The purpose of this test is to determine the differential weight loss of various metal corrosion coupons due to electrolysis effects in varied coolant mixtures using simulated engine conditions and simulated electrolytic low-voltage current. 

ASTM has NOT established a standardized test method to be used for electrolysis testing of metals exposed to coolant.  Therefore, the primary focus of this test is not to provide exact quantification of weight loss, but rather to provide comparative insight into the relative effectiveness of a new cooling system corrosion inhibitor product formula.  As such, there will be two controls in this analysis.  The first will be coolant consisting of straight water.  The second will be coolant consisting of a mixture of 50% water and 50% antifreeze.  Both of these controls will be tested both with and without the cooling system corrosion inhibitor product added.  Relative rates of weight loss of various different metal corrosion coupons will be compared as a means of establishing relative effectiveness of the product in reduction of damage due to electrolysis.  For testing purposes, a voltage of 150 mV will be used in order to simulate electrolysis caused by galvanic action between dissimilar metals.  It should be noted that this is higher than that which is encountered in most in-field cooling system applications, unless a component was not grounded properly, or unless there was stray current from an electrical component. 

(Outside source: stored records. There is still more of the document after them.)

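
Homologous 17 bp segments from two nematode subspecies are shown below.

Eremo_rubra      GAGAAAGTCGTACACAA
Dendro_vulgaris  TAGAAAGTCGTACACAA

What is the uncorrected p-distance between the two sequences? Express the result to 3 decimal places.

Differing sites — 1:G/T.
There are 1 differences over 17 sites, so p = 1/17 = 0.059.

0.059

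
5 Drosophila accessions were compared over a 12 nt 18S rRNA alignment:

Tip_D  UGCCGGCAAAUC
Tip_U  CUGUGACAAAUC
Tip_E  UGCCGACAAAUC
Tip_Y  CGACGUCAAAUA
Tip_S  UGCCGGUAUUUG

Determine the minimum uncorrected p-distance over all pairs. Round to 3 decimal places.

0.083

Pairwise Hamming distances:
  Tip_D vs Tip_U: 5
  Tip_D vs Tip_E: 1
  Tip_D vs Tip_Y: 4
  Tip_D vs Tip_S: 4
  Tip_U vs Tip_E: 4
  Tip_U vs Tip_Y: 5
  Tip_U vs Tip_S: 9
  Tip_E vs Tip_Y: 4
  Tip_E vs Tip_S: 5
  Tip_Y vs Tip_S: 7
The smallest is 1 mismatch, between Tip_D and Tip_E; p = 1/12 = 0.083.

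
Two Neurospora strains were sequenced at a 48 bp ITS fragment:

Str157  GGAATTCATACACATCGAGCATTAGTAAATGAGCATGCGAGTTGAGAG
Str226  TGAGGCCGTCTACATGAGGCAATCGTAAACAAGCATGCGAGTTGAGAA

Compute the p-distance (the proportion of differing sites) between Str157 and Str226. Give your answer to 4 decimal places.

Differing sites — 1:G/T; 4:A/G; 5:T/G; 6:T/C; 8:A/G; 10:A/C; 11:C/T; 16:C/G; 17:G/A; 18:A/G; 22:T/A; 24:A/C; 30:T/C; 31:G/A; 48:G/A.
There are 15 differences over 48 sites, so p = 15/48 = 0.3125.

0.3125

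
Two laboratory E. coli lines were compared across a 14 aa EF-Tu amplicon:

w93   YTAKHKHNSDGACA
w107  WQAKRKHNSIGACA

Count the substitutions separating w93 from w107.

The sequences differ at positions 1 (Y/W), 2 (T/Q), 5 (H/R), 10 (D/I).
That gives 4 mismatches out of 14 aligned sites, so the Hamming distance is 4.

4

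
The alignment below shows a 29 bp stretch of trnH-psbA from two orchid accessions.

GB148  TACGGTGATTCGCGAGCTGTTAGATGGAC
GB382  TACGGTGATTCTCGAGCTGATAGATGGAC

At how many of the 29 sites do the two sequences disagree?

2

Differing sites — 12:G/T; 20:T/A.
That gives 2 mismatches out of 29 aligned sites, so the Hamming distance is 2.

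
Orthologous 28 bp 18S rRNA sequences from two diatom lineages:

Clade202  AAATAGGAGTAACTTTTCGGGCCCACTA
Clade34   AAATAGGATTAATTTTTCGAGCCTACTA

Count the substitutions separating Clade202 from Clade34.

The sequences differ at positions 9 (G/T), 13 (C/T), 20 (G/A), 24 (C/T).
That gives 4 mismatches out of 28 aligned sites, so the Hamming distance is 4.

4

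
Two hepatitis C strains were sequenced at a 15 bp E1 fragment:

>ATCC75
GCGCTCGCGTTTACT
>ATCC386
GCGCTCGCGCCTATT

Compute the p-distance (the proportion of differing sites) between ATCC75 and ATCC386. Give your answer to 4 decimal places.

0.2000

The sequences differ at positions 10 (T/C), 11 (T/C), 14 (C/T).
There are 3 differences over 15 sites, so p = 3/15 = 0.2000.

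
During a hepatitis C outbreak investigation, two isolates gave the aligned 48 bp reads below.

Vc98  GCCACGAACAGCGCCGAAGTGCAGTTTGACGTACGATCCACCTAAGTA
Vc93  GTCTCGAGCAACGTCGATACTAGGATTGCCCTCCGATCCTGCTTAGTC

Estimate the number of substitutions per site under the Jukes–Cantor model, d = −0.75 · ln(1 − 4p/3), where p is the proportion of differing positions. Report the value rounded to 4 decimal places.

0.5627

The sequences differ at positions 2 (C/T), 4 (A/T), 8 (A/G), 11 (G/A), 14 (C/T), 18 (A/T), 19 (G/A), 20 (T/C), 21 (G/T), 22 (C/A), 23 (A/G), 25 (T/A), 29 (A/C), 31 (G/C), 33 (A/C), 40 (A/T), 41 (C/G), 44 (A/T), 48 (A/C).
p = 19/48 = 0.395833.
d = −0.75 · ln(1 − (4/3)·0.395833) = −0.75 · ln(0.472223) = −0.75 · (-0.750304) = 0.5627.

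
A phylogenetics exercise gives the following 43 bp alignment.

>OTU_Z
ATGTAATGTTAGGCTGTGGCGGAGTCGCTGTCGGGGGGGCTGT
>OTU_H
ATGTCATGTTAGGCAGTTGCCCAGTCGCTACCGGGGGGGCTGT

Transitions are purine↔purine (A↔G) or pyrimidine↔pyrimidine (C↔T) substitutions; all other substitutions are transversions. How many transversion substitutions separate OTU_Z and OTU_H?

5

The sequences differ at positions 5 (A/C, transversion), 15 (T/A, transversion), 18 (G/T, transversion), 21 (G/C, transversion), 22 (G/C, transversion), 30 (G/A, transition), 31 (T/C, transition).
Of the 7 differences, 2 transitions and 5 transversions, so the answer is 5.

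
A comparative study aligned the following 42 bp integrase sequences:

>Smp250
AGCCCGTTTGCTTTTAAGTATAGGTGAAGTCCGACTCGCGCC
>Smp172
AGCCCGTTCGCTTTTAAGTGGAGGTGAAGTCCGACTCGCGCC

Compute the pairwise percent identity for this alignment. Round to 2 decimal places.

92.86%

Differing sites — 9:T/C; 20:A/G; 21:T/G.
39 of the 42 sites match, so the percent identity is 39/42 × 100 = 92.86%.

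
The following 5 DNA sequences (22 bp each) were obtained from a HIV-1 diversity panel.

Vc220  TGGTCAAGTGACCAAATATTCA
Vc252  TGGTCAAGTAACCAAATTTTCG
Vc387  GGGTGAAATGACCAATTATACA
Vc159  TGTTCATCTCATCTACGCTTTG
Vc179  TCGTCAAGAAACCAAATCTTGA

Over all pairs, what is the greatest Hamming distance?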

The mechanism by which NO-ROSION provides electrolysis protection involves formation of resilient, passive surface films on metal surfaces inside the cooling system.  This is achieved via a proprietary blend of organics, tolytriazole, mercaptobenzothiazole, and nitrite ingredients contained the product formula. Surface films provide resistance to the stripping of electrons, and therefore reduction of weight-loss associated with erosion which is directly attributable to electrolysis.  This test will provide actual numeric data to support this theory with actual simulated cooling system weight loss data from different metals.

For the purposes of the test, the simulated cooling system as described in ASTM Test Method D2570 will be run for a period of 1 week in order to create temperature and flow sufficient to allow the proprietary blend of ingredients to properly passivate the corrosion coupon sample specimens.  Only after this passivation period has taken place will the electrolytic current be applied.

Weight loss data from a 7 week test period will be used to calculate an extrapolated annual Erosion Rate which is directly attributable to electrolysis.  The standard of measure for the Erosion Rate will be recorded in milligrams per year (mpy), thus allowing benchmarking of the various control and test variables.

MATERIALS:

(1)  All testing equipment and apparatus as described in detail in the ASTM D2570 procedure.

(2)  Corrosion coupon test specimens (aluminum, copper, brass, and iron) as supplied by Midland Scientific Company.

(3)  Prestone antifreeze as supplied by local auto parts store. (Note:  Traditional blend of antifreeze was used, which utilizes silicate inhibitors)

(4)  NO-ROSION Cooling System Corrosion Inhibitor as supplied by Applied Chemical Specialties.

(5)  High ionic strength corrosive tap water with the following properties:

 

pH =                                7.0

Calcium (as CaCO3) mg/l =           300

Magnesium (as CaCO3) mg/l =         100

Chloride (as Cl) mg/l =             500

Sulfate (as So4) mg/l =             500

Silica (as SiO2) mg/l =             20

Total Alkalinity (as CaCO3) mg/l =  20

Conductivity in micromohs/cm =      1710

Langelier Saturation Index =        -0.7

Ryzner Stability Index =             8.4

(6)  Sodium nitrite test kit as supplied by LaMotte.

(7)  Conductivity meter as supplied by LaMotte.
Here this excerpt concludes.